Fascinante ou exaspérante ? La réponse tient à la capacité du public à faire la part entre la leçon de chant et les exigences d'une tournée de promotion de son nouvel album chez Decca. Dans un registre alternant meneuse de revue et star lyrique, Cecilia Bartoli en connaît un rayon. C'est avec un art consommé de la séduction et de l'humour qu'elle sait glisser une salle dans sa poche l'air de rien. Pas forcément besoin de pirouettes et de roucoulades pour cela, une longue traîne de tulle blanc lors de l'entrée en scène soulève des cris enthousiastes…
Accompagnée par ses fidèles Barocchisti et leur chef, Diego Fasolis, elle débute une longue série de lamentations par Vado a morir, l'air de Minerve dans la Forza dell'amore e dell' odio, de Francesco Domenico Araia. Les extraits d'opéras signés, entre autres, par Nicola Antonio Porpora, Domenico Dall'Oglio et Vincenzo Manfredini, illustrent une part inconnue de la vie musicale européenne du XVIIIe siècle – les œuvres créées à la cour de Catherine II (« La Grande ») par plusieurs musiciens italiens et allemands invités à s'y produire.
Musiques oubliées
Point de révélations stupéfiantes dans ce florilège ressuscité pour la première fois depuis plus de deux siècles. La tonalité est quasi intégralement consacrée à l'art de la déploration et des atermoiements expressifs… une sorte d'âme musicale russe, aux confins du pré-romantisme et des couleurs automnales. La voix ample et généreuse se réchauffe progressivement sous les rayons d'un très confortable flux legato (Altsesta d'Hermann Raupach).

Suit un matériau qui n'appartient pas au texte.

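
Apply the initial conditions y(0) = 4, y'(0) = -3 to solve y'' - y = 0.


Characteristic roots of r² - 1 = 0 are 1, -1.
General solution y = c₁ e^(x) + c₂ e^(-x).
Apply y(0) = 4: c₁ + c₂ = 4. Apply y'(0) = -3: 1 c₁ - 1 c₂ = -3.
Solve: c₁ = 1/2, c₂ = 7/2.
Particular solution: y = (1/2)e^(x) + (7/2)e^(-x).


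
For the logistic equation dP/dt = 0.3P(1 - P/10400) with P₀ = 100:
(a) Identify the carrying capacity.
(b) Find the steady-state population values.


Logistic ODE dP/dt = 0.3P(1 - P/10400) has equilibria where dP/dt = 0, i.e. P = 0 or P = 10400.
The coefficient (1 - P/K) = 0 when P = K, identifying K = 10400 as the carrying capacity.
(a) K = 10400; (b) equilibria P = 0 and P = 10400.


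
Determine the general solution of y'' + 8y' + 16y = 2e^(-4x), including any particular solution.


Characteristic polynomial (r + 4)² = 0; repeated root r = -4.
y_h = (C₁ + C₂x)e^(-4x). Forcing matches the repeated root (resonance), so try y_p = Ax² e^(-4x).
Substitute and solve for A: 2A = 2, so A = 1.
General solution: y = (C₁ + C₂x + x²)e^(-4x).


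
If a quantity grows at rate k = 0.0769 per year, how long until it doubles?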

Il faut une bonne dose de second degré pour goûter l'ambiance Alice au pays des merveilles, avec nocturne et gazouillis obligés dans l'extrait de Seleuco de Francesco Domenico Araia. Les feux d'artifices attendront l'air de Laodice « O Placido il mare » dans Siroe, re di Persia d'Hermann Raupach. La légèreté de l'abattage se conjugue étonnamment à la fermeté du timbre, avec un sens de l'expressivité remarquable.
Toque et fourrure
La seconde partie est dominée par les deux airs de Sesto dans la Clemenza di Tito de Johann Adolf Hasse. « Se mai senti spirarti sul volto » et « Vo disperato a morte ». L'attention s'éloigne très vite d'un accompagnement réduit à des marches harmoniques et plantages de clous. L'écriture vocale resplendit de suavité et de couleurs pour exprimer le texte au plus près du sens dramatique. Le « Nobil onda » de l'Adelaide de Porpora couronne d'une pluie de feu la section « officielle » de ce récital.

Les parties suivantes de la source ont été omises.